Why is there so much separation between the professional audio and audiophile worlds?


orgillian197
When @mapman says " Pro is about getting the job done well within a budget." I think back to 1971-2 when I had a part time job at a recording studio in St. Louis which had the contract for Budweiser radio commercials.  The operation was "all business" and when the studio musicians would arrive in the morning, they'd be handled some sheet music, had the opportunity to practice for just a few minutes before they recorded about a half-dozen samples, sometimes at different speeds, then it was on to the next piece.

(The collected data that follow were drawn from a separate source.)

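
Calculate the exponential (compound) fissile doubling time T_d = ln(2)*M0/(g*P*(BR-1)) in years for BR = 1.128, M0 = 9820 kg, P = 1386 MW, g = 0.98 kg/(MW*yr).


Breeding gain G = BR - 1 = 1.128 - 1 = 0.128
Fissile production rate = g * P * G = 0.98 * 1386 * 0.128 = 173.85984 kg/yr
T_d = ln(2) * M0 / (g * P * G)
T_d = ln(2) * 9820 / 173.85984 = 39.151 yr

39.151


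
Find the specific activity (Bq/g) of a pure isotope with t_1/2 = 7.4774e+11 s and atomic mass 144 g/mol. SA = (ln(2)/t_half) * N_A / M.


lambda = ln(2) / t_half = ln(2) / 7.4774e+11 = 9.269896e-13 /s
SA = lambda * N_A / M
SA = 9.269896e-13 * 6.022e23 / 144
SA = 3.8766e+09 Bq/g

3.8766e+09


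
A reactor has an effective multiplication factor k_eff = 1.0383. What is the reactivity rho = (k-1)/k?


rho = (k_eff - 1) / k_eff
rho = (1.0383 - 1) / 1.0383
rho = 0.036887

0.036887


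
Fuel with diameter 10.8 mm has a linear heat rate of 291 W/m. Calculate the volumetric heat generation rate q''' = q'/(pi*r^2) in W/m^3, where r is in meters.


r = D / 2 / 1000 = 10.8 / 2 / 1000 = 0.0054 m
q''' = q' / (pi * r^2)
q''' = 291 / (pi * 0.0054^2)
q''' = 3.1765e+06 W/m^3

3.1765e+06


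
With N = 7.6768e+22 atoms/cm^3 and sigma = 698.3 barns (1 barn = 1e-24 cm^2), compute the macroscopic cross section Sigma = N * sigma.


Sigma = N * sigma_barns * 1e-24
Sigma = 7.6768e+22 * 698.3 * 1e-24
Sigma = 53.607 /cm

53.607


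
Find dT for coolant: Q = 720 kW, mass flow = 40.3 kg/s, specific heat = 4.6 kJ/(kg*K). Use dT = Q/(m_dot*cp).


dT = Q / (m_dot * cp)
dT = 720 / (40.3 * 4.6)
dT = 3.8839 C

3.8839


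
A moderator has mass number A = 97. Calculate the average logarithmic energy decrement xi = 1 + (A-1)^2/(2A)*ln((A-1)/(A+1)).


xi = 1 + (A-1)^2/(2A) * ln((A-1)/(A+1))
xi = 1 + (97-1)^2/(2*97) * ln((97-1)/(97 +1))
xi = 0.020478

0.020478


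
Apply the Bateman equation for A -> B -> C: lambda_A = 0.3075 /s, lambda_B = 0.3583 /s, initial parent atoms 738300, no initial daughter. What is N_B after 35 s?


N_B(t) = lambda_A * N_A0 / (lambda_B - lambda_A) * [exp(-lambda_A*t) - exp(-lambda_B*t)]
exp(-0.3075*35) = 2.117901e-05; exp(-0.3583*35) = 3.578739e-06
N_B = 0.3075 * 738300 / (0.3583 - 0.3075) * (2.117901e-05 - 3.578739e-06)
N_B = 78.656

78.656


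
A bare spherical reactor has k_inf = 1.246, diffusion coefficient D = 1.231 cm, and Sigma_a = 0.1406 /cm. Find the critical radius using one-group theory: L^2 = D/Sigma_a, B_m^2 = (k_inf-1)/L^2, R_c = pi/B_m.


L^2 = D / Sigma_a = 1.231 / 0.1406 = 8.755334 cm^2
B_m^2 = (k_inf - 1) / L^2 = (1.246 - 1) / 8.755334 = 0.02809716 /cm^2
For a bare sphere: B_g = pi/R, so R_c = pi / sqrt(B_m^2)
R_c = pi / sqrt(0.02809716) = 18.742 cm

18.742


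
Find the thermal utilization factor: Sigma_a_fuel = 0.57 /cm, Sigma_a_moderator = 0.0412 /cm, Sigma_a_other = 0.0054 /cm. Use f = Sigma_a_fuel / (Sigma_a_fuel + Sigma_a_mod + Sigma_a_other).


f = Sigma_a_fuel / (Sigma_a_fuel + Sigma_a_mod + Sigma_a_other)
f = 0.57 / (0.57 + 0.0412 + 0.0054)
f = 0.92442

0.92442


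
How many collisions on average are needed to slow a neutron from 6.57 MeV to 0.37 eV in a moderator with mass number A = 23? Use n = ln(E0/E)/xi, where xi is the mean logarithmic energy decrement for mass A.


xi = 1 + (A-1)^2/(2A)*ln((A-1)/(A+1)) = 0.08448899 (for A = 23)
n = ln(E0/E) / xi
n = ln(6.57e6 / 0.37) / 0.08448899
n = ln(1.775676e+07) / 0.08448899 = 197.57

197.57


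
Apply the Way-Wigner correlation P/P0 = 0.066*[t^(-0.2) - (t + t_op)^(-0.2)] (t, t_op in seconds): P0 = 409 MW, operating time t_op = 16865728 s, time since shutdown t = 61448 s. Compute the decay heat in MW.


P/P0 = 0.066 * [t^(-0.2) - (t + t_op)^(-0.2)]
P/P0 = 0.066 * [61448^(-0.2) - (61448 + 16865728)^(-0.2)]
P/P0 = 0.066 * [0.1102297 - 0.03583299] = 0.004910183
P = 409 * 0.004910183 = 2.0083 MW

2.0083


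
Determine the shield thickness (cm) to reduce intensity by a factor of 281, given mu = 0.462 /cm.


x = ln(factor) / mu
x = ln(281) / 0.462
x = 12.204 cm

12.204


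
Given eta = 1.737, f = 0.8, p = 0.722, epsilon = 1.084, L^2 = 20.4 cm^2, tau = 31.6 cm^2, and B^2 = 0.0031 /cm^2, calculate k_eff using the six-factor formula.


k_inf = eta*f*p*eps = 1.737*0.8*0.722*1.084 = 1.087568
P_TNL = 1/(1 + L^2*B^2) = 1/(1 + 20.4*0.0031) = 0.9405214
P_FNL = exp(-B^2*tau) = exp(-0.0031*31.6) = 0.9066852
k_eff = k_inf * P_TNL * P_FNL = 1.087568 * 0.9405214 * 0.9066852
k_eff = 0.92743

0.92743


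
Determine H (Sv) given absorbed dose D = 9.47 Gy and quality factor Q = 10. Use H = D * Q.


H = D * Q
H = 9.47 * 10
H = 94.700 Sv

94.700


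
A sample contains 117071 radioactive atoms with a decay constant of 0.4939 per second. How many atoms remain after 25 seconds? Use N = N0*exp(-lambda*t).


N = N0 * exp(-lambda * t)
N = 117071 * exp(-0.4939 * 25)
N = 0.50816

0.50816


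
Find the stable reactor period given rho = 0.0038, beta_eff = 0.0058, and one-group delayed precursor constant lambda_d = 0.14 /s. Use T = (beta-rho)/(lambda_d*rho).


T = (beta - rho) / (lambda_d * rho)
T = (0.0058 - 0.0038) / (0.14 * 0.0038)
T = 3.7594 s

3.7594


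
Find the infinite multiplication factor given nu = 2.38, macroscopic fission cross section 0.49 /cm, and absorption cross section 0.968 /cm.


k_inf = nu * Sigma_f / Sigma_a
k_inf = 2.38 * 0.49 / 0.968
k_inf = 1.2048

1.2048


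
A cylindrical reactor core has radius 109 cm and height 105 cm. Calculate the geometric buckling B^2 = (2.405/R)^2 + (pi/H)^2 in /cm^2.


B^2 = (2.405/R)^2 + (pi/H)^2
B^2 = (2.405/109)^2 + (pi/105)^2
B^2 = 0.0013820 /cm^2

0.0013820


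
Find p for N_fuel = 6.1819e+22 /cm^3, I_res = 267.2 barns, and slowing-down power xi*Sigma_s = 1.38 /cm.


p = exp(-N * I * 1e-24 / (xi*Sigma_s))
p = exp(-6.1819e+22 * 267.2 * 1e-24 / 1.38)
p = 6.3339e-06

6.3339e-06


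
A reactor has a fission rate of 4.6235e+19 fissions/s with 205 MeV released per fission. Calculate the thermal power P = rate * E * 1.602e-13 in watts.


P = fission_rate * E_MeV * 1.602e-13
P = 4.6235e+19 * 205 * 1.602e-13
P = 1.5184e+09 W

1.5184e+09


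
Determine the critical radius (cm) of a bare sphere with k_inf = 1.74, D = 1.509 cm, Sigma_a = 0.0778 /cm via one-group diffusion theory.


L^2 = D / Sigma_a = 1.509 / 0.0778 = 19.39589 cm^2
B_m^2 = (k_inf - 1) / L^2 = (1.74 - 1) / 19.39589 = 0.03815241 /cm^2
For a bare sphere: B_g = pi/R, so R_c = pi / sqrt(B_m^2)
R_c = pi / sqrt(0.03815241) = 16.084 cm

16.084


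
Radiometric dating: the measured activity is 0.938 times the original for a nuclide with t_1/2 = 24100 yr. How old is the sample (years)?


lambda = ln(2) / t_half = ln(2) / 24100 = 2.876129e-05 /yr
t = -ln(A/A0) / lambda
t = -ln(0.938) / 2.876129e-05
t = 2225.4 yr

2225.4


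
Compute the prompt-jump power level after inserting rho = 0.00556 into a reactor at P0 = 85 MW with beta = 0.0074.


P1/P0 = beta / (beta - rho)
P1/P0 = 0.0074 / (0.0074 - 0.00556) = 4.021739
P1 = 85 * 4.021739 = 341.85 MW

341.85


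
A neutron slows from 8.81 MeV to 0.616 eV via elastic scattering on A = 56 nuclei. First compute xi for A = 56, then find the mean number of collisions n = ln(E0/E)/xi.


xi = 1 + (A-1)^2/(2A)*ln((A-1)/(A+1)) = 0.03529286 (for A = 56)
n = ln(E0/E) / xi
n = ln(8.81e6 / 0.616) / 0.03529286
n = ln(1.430195e+07) / 0.03529286 = 466.83

466.83


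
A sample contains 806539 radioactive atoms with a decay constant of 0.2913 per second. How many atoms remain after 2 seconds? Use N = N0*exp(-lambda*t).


N = N0 * exp(-lambda * t)
N = 806539 * exp(-0.2913 * 2)
N = 450407

450407


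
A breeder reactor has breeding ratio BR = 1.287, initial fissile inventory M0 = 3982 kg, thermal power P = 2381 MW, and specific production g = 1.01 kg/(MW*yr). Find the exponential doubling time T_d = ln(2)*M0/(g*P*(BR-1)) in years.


Breeding gain G = BR - 1 = 1.287 - 1 = 0.287
Fissile production rate = g * P * G = 1.01 * 2381 * 0.287 = 690.18047 kg/yr
T_d = ln(2) * M0 / (g * P * G)
T_d = ln(2) * 3982 / 690.18047 = 3.9991 yr

3.9991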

I remember reading how Jimi Hendrix would show up to the recording studio and want to jam and how the producer had to reign him in.
Even the best measurement microphones, unless digital out and internally calibrated must be externally calibrated, preferably digitally to be flat.  Most microphones are flat over a frequency range not everywhere and when you look off axis not at all.

Your concept of fidelity is based in lack of knowledge but you spew on about it none the less. I am sorry you don't enjoy being wrong but that is not my problem.
Digital just sucks in my honest opinion. Compression, suppression all you end up with is soulless sound.


The question is why because if you look back to the golden age there was no or very little separation between the two the best stuff was the best stuff period pro or home.
Anyone that says all digital sucks has clearly never heard a decent SACD played on even a moderate system, among other possibilities.